Tuesday, February 15, 2011

CAN YOU HEAR ME NOW 4

Listening occurs on many levels.

Not all our speech originates in the cerebral cortex. When we speak before thinking, we are reacting. Reactions begin in the same section of the brain as Fight or Flight--the brain stem.

Fear instigates a lot of different emotions. When we up our speech volume, shorten our sentence length to spits of words, we may be reacting. Probably over-reacting. We may communicate what we think we are saying, but to hear us, the listener must dodge our aggression.

Our first congregation drew blood at the annual budget meeting. When we attended our first congregational meeting at our second church, I swallowed an Excedrin for fortification. When we adjourned for coffee after forty-five congenial minutes, I expressed my amazement. My new friends couldn’t understand why people would treat each other with bloody disrespect.

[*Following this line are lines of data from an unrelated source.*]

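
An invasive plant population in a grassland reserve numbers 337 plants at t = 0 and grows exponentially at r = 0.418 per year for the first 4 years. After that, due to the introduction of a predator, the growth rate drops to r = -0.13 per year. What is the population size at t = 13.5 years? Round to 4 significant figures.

Phase 1: N(4) = 337·e^(0.418×4) = 337·e^1.672 = 1793.78.
Phase 2 runs for 13.5 − 4 = 9.5 years at r = -0.13.
N(13.5) = 1793.78·e^(-0.13×9.5) = 1793.78·e^-1.235 = 521.695.

521.7 plants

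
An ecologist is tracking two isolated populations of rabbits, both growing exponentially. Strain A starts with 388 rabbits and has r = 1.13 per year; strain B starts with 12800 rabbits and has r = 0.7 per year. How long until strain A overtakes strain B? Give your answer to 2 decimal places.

Set 388·e^(1.13t) = 12800·e^(0.7t).
e^((1.13 − 0.7)t) = 12800/388 → e^(0.43·t) = 32.99.
0.43·t = ln(32.99) = 3.4962, so t = 3.4962/0.43 = 8.1307.

8.13 years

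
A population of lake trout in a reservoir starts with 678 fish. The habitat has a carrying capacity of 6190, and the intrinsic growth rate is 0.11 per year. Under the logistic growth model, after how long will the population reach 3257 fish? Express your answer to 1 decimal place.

20.0 years

A = (K − N₀)/N₀ = (6190 − 678)/678 = 8.1298.
Solve 6190/(1 + 8.1298·e^(−0.11t)) = 3257: 1 + 8.1298·e^(−0.11t) = 1.9005, so e^(−0.11t) = 0.110768.
−0.11·t = ln(0.110768) = -2.2003, so t = 2.2003/0.11 = 20.003.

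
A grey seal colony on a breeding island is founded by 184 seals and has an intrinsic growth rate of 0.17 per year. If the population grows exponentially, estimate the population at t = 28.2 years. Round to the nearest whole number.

22224 seals

N(t) = N₀·e^(rt) = 184 × e^(0.17×28.2) = 184 × e^4.794.
e^4.794 ≈ 120.78, so N ≈ 184 × 120.78 = 22224.2.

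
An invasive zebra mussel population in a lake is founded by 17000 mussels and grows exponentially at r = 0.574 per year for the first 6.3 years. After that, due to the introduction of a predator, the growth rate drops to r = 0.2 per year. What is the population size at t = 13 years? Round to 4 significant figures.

2415000 mussels

Phase 1: N(6.3) = 17000·e^(0.574×6.3) = 17000·e^3.616 = 632331.
Phase 2 runs for 13 − 6.3 = 6.7 years at r = 0.2.
N(13) = 632331·e^(0.2×6.7) = 632331·e^1.34 = 2.4149×10^6.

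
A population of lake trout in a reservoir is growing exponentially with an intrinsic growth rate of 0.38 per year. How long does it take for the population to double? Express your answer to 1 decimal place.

Doubling time t_d = ln(2)/r = 0.6931/0.38 = 1.8241.

1.8 years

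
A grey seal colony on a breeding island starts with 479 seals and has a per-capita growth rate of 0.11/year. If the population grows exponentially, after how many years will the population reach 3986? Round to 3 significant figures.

Set N₀·e^(rt) = 3986: e^(0.11·t) = 3986/479 = 8.3215.
0.11·t = ln(8.3215) = 2.1188, so t = 2.1188/0.11 = 19.262.

19.3 years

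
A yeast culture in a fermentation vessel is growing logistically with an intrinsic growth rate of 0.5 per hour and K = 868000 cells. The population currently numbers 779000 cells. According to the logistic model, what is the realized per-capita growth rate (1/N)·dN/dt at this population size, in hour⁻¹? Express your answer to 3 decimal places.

(1/N)·dN/dt = r(1 − N/K) = 0.5 × (1 − 779000/868000).
= 0.5 × 0.10253 = 0.051267.

0.051 per hour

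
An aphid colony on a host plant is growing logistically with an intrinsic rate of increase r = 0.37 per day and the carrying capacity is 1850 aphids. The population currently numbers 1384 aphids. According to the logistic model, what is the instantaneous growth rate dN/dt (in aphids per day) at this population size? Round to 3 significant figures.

129 aphids per day

dN/dt = rN(1 − N/K) = 0.37 × 1384 × (1 − 1384/1850).
1 − 1384/1850 = 0.25189; dN/dt = 0.37 × 1384 × 0.25189 = 128.99.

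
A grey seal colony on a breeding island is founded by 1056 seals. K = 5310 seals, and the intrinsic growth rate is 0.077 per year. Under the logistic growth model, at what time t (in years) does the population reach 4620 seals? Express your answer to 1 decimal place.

42.8 years

A = (K − N₀)/N₀ = (5310 − 1056)/1056 = 4.0284.
Solve 5310/(1 + 4.0284·e^(−0.077t)) = 4620: 1 + 4.0284·e^(−0.077t) = 1.1494, so e^(−0.077t) = 0.0370744.
−0.077·t = ln(0.0370744) = -3.2948, so t = 3.2948/0.077 = 42.79.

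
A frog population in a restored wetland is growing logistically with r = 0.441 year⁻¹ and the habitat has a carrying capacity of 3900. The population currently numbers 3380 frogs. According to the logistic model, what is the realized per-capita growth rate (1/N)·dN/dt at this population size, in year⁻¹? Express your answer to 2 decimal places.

(1/N)·dN/dt = r(1 − N/K) = 0.441 × (1 − 3380/3900).
= 0.441 × 0.13333 = 0.0588.

0.06 per year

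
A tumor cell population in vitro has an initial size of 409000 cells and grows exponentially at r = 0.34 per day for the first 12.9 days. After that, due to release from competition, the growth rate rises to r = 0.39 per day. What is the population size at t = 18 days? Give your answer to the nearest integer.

Phase 1: N(12.9) = 409000·e^(0.34×12.9) = 409000·e^4.386 = 3.285027×10^7.
Phase 2 runs for 18 − 12.9 = 5.1 days at r = 0.39.
N(18) = 3.285027×10^7·e^(0.39×5.1) = 3.285027×10^7·e^1.989 = 2.40077×10^8.

240077041 cells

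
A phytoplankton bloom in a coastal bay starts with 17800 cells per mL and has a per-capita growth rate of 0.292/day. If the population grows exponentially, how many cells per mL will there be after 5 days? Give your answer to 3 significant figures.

76600 cells per mL

N(t) = N₀·e^(rt) = 17800 × e^(0.292×5) = 17800 × e^1.46.
e^1.46 ≈ 4.306, so N ≈ 17800 × 4.306 = 76646.1.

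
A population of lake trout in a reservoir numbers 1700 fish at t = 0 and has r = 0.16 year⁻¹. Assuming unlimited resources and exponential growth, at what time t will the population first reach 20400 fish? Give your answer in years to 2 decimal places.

Set N₀·e^(rt) = 20400: e^(0.16·t) = 20400/1700 = 12.
0.16·t = ln(12) = 2.4849, so t = 2.4849/0.16 = 15.531.

15.53 years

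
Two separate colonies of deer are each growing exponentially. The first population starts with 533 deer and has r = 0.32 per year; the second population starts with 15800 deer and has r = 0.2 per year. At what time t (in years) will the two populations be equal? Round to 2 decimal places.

28.24 years

Set 533·e^(0.32t) = 15800·e^(0.2t).
e^((0.32 − 0.2)t) = 15800/533 → e^(0.12·t) = 29.644.
0.12·t = ln(29.644) = 3.3892, so t = 3.3892/0.12 = 28.244.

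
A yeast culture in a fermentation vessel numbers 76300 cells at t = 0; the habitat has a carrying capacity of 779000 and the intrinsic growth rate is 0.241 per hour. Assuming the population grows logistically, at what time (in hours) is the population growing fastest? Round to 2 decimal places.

Logistic growth is fastest at N = K/2 = 389500.
A = (K − N₀)/N₀ = 9.2097. Set K/(1 + A·e^(−rt)) = K/2 → A·e^(−rt) = 1.
e^(−0.241t) = 1/9.2097 = 0.108581, so t = ln(9.2097)/0.241 = 2.2203/0.241 = 9.2127.

9.21 hours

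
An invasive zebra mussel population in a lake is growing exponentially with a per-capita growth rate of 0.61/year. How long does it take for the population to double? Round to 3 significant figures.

1.14 years

Doubling time t_d = ln(2)/r = 0.6931/0.61 = 1.1363.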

Harry learned early in life that when he shouted, people stopped disagreeing with him. Cessation was not to be confused with getting his way, but that was his perceived success. As a member of our congregation we learned early in our acquaintance that when Harry began to raise the decibels, we needed to respond so he had a place to go besides out the door. His wife was no longer so generous. Her body language led me to believe that at the end of the day, hollering Harry lay by himself on his side of the bed.

It took me a bit to understand that the profanity Dementia speaks explodes from the brain stem through the dead spaces in the cerebral cortex. The controls are gone. Interesting to consider that the vocabulary we can now control will be there if we develop a form of dementia.